According to International Trade Union Confederation, many countries including Canada and New Zealand have shown commendable leadership in centering people in their crisis response. Now these gains must be maintained, and where there were exclusions, they must be resolved.
It’s time for many more governments to step up. The COVID-19 crisis is expected to wipe out up 300 million jobs in the second quarter of 2020. The IMF’s World Economic Outlook projects a 3% decline in global output, the worst since the 1930’s Great Depression.
The world needs to come together to establish universal social protection for all, to help vulnerable communities overcome this devastation and emerge stronger. We are all in this together.
Second, recovery efforts must mainstream twenty-first century approaches to how we produce, consume and live. These approaches must be more sustainable, inclusive, and resilient, and we must seek and prioritize them in economic recovery packages.
Low carbon investments make more sense than ever. Given rising global unemployment, such investments could boost jobs and generate strong economic returns. Bold climate action could deliver immediate social and economic benefits, including 65 million new low-carbon jobs in 2030.
Recent research shows that green COVID-19 recovery packages, which cut greenhouse gas emissions and stimulate economic growth, deliver higher returns than conventional stimulus spending.
Only one-sixth of countries prioritized green measures in stimulus packages during the global 2008 financial crisis. Those that did provide ample examples of positive results. The United States invested a record amount in clean energy through the American Recovery and Reinvestment Act of 2009, which supported 900,000 clean energy job years from 2009 to 2015. Findings suggest US investments in renewable energy, energy efficiency, and public transportation double jobs per dollar compared to traditional alternatives. In its recovery from the financial crisis, the Republic of Korea spent the highest proportion of its stimulus on green measures globally (about 69%), and rebounded faster than most OECD countries.
More recently, despite their government’s lamentable attack on labour laws and the minimum wage, Indonesia’s Low Carbon Development Initiative (LCDI) established clear evidence of the immediate benefits of a sustainable growth path through ambitious climate action. These benefits include higher employment, faster poverty alleviation, higher GDP growth, and better air quality.
The European Council has also moved swiftly to ensure that a green transition is central to the European Union’s economic response to COVID-19, building on the EU Green Deal announced in December 2019.

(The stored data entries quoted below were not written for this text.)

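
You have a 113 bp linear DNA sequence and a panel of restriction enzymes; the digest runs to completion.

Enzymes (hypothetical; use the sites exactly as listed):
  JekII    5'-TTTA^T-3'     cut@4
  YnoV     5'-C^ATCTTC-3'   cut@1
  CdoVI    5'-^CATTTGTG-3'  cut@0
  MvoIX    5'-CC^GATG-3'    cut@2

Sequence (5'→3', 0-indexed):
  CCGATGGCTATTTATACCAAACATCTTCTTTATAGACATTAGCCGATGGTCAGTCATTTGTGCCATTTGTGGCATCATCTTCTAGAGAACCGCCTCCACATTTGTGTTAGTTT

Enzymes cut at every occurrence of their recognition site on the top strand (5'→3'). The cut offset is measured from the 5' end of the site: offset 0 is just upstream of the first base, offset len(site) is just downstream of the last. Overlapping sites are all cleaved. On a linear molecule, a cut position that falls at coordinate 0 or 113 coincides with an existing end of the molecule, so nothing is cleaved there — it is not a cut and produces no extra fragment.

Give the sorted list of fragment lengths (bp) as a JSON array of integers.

Scan for sites:
  JekII TTTAT/4: at [10, 28] ⇒ [14, 32]
  YnoV CATCTTC/1: at [21, 75] ⇒ [22, 76]
  CdoVI CATTTGTG/0: at [54, 63, 98] ⇒ [54, 63, 98]
  MvoIX CCGATG/2: at [0, 42] ⇒ [2, 44]

Pooled cuts: [2, 14, 22, 32, 44, 54, 63, 76, 98]

Fragment lengths:
  [0,2): 2 bp
  [2,14): 12 bp
  [14,22): 8 bp
  [22,32): 10 bp
  [32,44): 12 bp
  [44,54): 10 bp
  [54,63): 9 bp
  [63,76): 13 bp
  [76,98): 22 bp
  [98,113): 15 bp

[2,8,9,10,10,12,12,13,15,22]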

This is the sort of action we hope G20 finance ministers meant when they called for a recovery that achieves “strong, sustainable, balanced and inclusive growth” at their meeting last month. But it will take global coherence to ensure we see climate and employment ambition realised.
Instead of propping up already declining industries, we need to ensure a just transition and measures to reset our economic trajectory to help us build back better. Now more than ever, the path to a strong and inclusive recovery runs through uplifting the voices of workers, trade unions, and affected communities, and ensuring their protection.
This is the time to lay the foundation for a new social contract built on just working conditions and sustainable economic growth. With urgent, collaborative action, we can emerge from this crisis more resilient than ever.